TODAY’S MEDITATION: A THOUGHT OR THREE ABOUT OVERTHINKING

A practice partner once said to me about playing tennis: “If you’re thinking, you’re stinking.”
Was he right? When you’re playing tennis, is thinking, by definition, overthinking? Or are there shades of thinking only some of which are a problem?
I’ve tried to get at a useful answer by compiling the sort of things that go on inside my head when I’m playing tennis. The following list, while lengthy, is probably incomplete:
  • Self-exhortation — “You’ve got this!”
  • Self-judgment — “You dope!” “You stud!”
  • Strategy — “Go down the line!”
  • Performance mantras — “Quick feet!”
  • Affirmations — “There are no ‘uh-oh’s in my game.”
  • Positive reminders — “Remember how great you did the last time you got into this situation?”
  • Technical corrections — “Racket above the wrist when you volley!”
  • Self-visualizations — “I’m going to get perfectly still in my core as I prepare to return serve.”
  • Role-play visualizations — I’m in a sprinter’s starter blocks or pretending my backhand looks like Musetti’s.
  • Information-gathering — “I can exploit that technical weakness!”
  • Error correction — “Don’t miss this one like you did the last one!”
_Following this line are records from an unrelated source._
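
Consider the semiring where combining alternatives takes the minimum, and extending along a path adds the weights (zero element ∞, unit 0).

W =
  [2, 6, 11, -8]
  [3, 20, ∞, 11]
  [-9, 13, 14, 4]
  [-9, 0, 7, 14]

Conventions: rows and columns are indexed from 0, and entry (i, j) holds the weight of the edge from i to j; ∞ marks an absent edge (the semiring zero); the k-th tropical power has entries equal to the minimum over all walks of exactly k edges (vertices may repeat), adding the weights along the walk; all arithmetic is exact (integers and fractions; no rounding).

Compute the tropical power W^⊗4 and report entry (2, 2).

W^⊗2:
  [-17, -8, -1, -6]
  [2, 9, 14, -5]
  [-7, -3, 2, -17]
  [-7, -3, 2, -17]
W^⊗3:
  [-15, -11, -6, -25]
  [-14, -5, 2, -6]
  [-26, -17, -10, -15]
  [-26, -17, -10, -15]
W^⊗4:
  [-34, -25, -18, -23]
  [-15, -8, -3, -22]
  [-24, -20, -15, -34]
  [-24, -20, -15, -34]
Key observation: the optimum is the walk 2->0->3->0->2, with weight (-9) + (-8) + (-9) + 11 = -15.
Optimal value attained by: walk 2->0->3->0->2.
Answer: (W^⊗4)[2][2] = -15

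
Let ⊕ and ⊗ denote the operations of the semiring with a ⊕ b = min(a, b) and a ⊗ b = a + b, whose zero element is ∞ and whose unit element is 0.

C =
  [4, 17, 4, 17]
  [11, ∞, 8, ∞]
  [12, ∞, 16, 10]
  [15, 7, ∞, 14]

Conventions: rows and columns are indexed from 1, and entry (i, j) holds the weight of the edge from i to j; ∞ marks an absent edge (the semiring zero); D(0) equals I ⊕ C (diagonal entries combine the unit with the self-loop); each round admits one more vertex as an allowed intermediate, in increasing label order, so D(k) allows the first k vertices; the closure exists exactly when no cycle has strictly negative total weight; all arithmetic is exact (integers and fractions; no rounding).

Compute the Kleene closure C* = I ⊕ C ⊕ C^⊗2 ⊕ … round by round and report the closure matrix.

D(0):
  [0, 17, 4, 17]
  [11, 0, 8, ∞]
  [12, ∞, 0, 10]
  [15, 7, ∞, 0]
D(1):
  [0, 17, 4, 17]
  [11, 0, 8, 28]
  [12, 29, 0, 10]
  [15, 7, 19, 0]
D(2):
  [0, 17, 4, 17]
  [11, 0, 8, 28]
  [12, 29, 0, 10]
  [15, 7, 15, 0]
D(3):
  [0, 17, 4, 14]
  [11, 0, 8, 18]
  [12, 29, 0, 10]
  [15, 7, 15, 0]
D(4):
  [0, 17, 4, 14]
  [11, 0, 8, 18]
  [12, 17, 0, 10]
  [15, 7, 15, 0]
Answer: C* = [[0, 17, 4, 14], [11, 0, 8, 18], [12, 17, 0, 10], [15, 7, 15, 0]]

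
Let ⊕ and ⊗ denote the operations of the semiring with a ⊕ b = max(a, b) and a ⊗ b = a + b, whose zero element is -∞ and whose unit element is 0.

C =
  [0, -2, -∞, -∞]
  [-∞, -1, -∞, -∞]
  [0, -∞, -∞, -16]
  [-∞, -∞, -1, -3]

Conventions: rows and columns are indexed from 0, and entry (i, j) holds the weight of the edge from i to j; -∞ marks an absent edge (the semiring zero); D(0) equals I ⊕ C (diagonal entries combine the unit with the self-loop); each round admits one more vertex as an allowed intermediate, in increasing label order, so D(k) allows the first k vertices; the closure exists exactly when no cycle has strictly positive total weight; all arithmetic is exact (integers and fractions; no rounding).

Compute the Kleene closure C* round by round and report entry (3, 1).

D(0):
  [0, -2, -∞, -∞]
  [-∞, 0, -∞, -∞]
  [0, -∞, 0, -16]
  [-∞, -∞, -1, 0]
D(1):
  [0, -2, -∞, -∞]
  [-∞, 0, -∞, -∞]
  [0, -2, 0, -16]
  [-∞, -∞, -1, 0]
D(2):
  [0, -2, -∞, -∞]
  [-∞, 0, -∞, -∞]
  [0, -2, 0, -16]
  [-∞, -∞, -1, 0]
D(3):
  [0, -2, -∞, -∞]
  [-∞, 0, -∞, -∞]
  [0, -2, 0, -16]
  [-1, -3, -1, 0]
D(4):
  [0, -2, -∞, -∞]
  [-∞, 0, -∞, -∞]
  [0, -2, 0, -16]
  [-1, -3, -1, 0]
Answer: C*[3][1] = -3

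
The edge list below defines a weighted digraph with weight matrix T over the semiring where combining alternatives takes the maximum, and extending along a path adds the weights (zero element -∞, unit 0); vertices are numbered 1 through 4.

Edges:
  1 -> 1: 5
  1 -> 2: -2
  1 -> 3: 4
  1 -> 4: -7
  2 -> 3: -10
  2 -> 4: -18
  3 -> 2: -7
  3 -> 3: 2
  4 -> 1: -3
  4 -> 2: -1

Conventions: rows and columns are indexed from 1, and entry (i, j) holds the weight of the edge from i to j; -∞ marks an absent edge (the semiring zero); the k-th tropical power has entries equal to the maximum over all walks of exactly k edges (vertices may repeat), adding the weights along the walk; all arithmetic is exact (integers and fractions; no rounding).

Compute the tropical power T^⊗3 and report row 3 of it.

T^⊗2:
  [10, 3, 9, -2]
  [-21, -17, -8, -∞]
  [-∞, -5, 4, -25]
  [2, -5, 1, -10]
T^⊗3:
  [15, 8, 14, 3]
  [-16, -15, -6, -28]
  [-28, -3, 6, -23]
  [7, 0, 6, -5]
Answer: row 3 of T^⊗3 = [-28, -3, 6, -23]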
You get my point. There are lots of types of ‘thoughts’ — and some of them may not even qualify:
  • When you praise or hate on yourself, it’s not a thought so much as an emotional blip firing into your brain in the form of a word.
  • When you decide what shot to hit next, it comes to you like a voice from the void. It’s not a thought — it’s more like a directive.
My point being: You can’t help but think when you’re on the court. You want to be thinking on the court. You need to be thinking on the court — and some of those brain-things you want to be doing don’t even qualify as ‘thinking.’
Now, to be clear, there are also head trips that should be avoided. But where’s the line? Where does ‘good thinking’ stop, and ‘overthinking’ begin?
I can only speak for myself. My overthinking shows up in three ways:
  • I overload myself with instructions and injunctions. Instead of “Go for it!”, I go with, “Go for it! And turn your hip! And keep your elbow in! And make sure you follow through!” Why do well with one instruction when you can screw up with four?
  • I double- or triple-clutch on my strategic choices and go with my second or third option. I start playing chess, a head game, instead of tennis, a body game. This backfires consistently.
  • I get insecure because I’m missing what I should be making, and that sends me back to basics — in other words, to the instruction manual inside my brain. When this happens, I start executing with all the grace of someone reading off a blueprint. It’s an ugly experience and, for me, the worst kind of overthinking.
As a rule, when I overthink, I go there out of insecurity — I’ve lost faith in my innate ability and impulses. It’s a defense mechanism.
The way to deal with it isn’t by issuing directives: Stop overthinking! You can’t cancel a negative with another negative.
The only truly effective way I’ve found to “get out of my head” (a useful term in this instance) is by dealing with the emotion that got me there in the first place. And this requires me, that’s right, to use my brain — to do some necessary and productive thinking.
For me, getting out of your head means noticing — which is a type of thinking — that you’re trapped inside your head again, remembering — another type of thinking — that you know how to deal with the problem, instructing — yup, thinking— yourself to implement your solution, and then overseeing your self-cure (yet another mental operation), for instance, by instructing yourself to visualize yourself as ‘cool like Fonzi’ or, more importantly and essentially, by making sure you return to your breath, your all-important breath, which is probably the most time-honored way in human history to get out of the mind-trap of your head and back onto solid ground again.
Thinking can drag you into ruts. But it’s thinking that drags you out again.
Do you overthink on the tennis court? How about off the court? Have you identified the underlying causes? Have you developed effective solutions?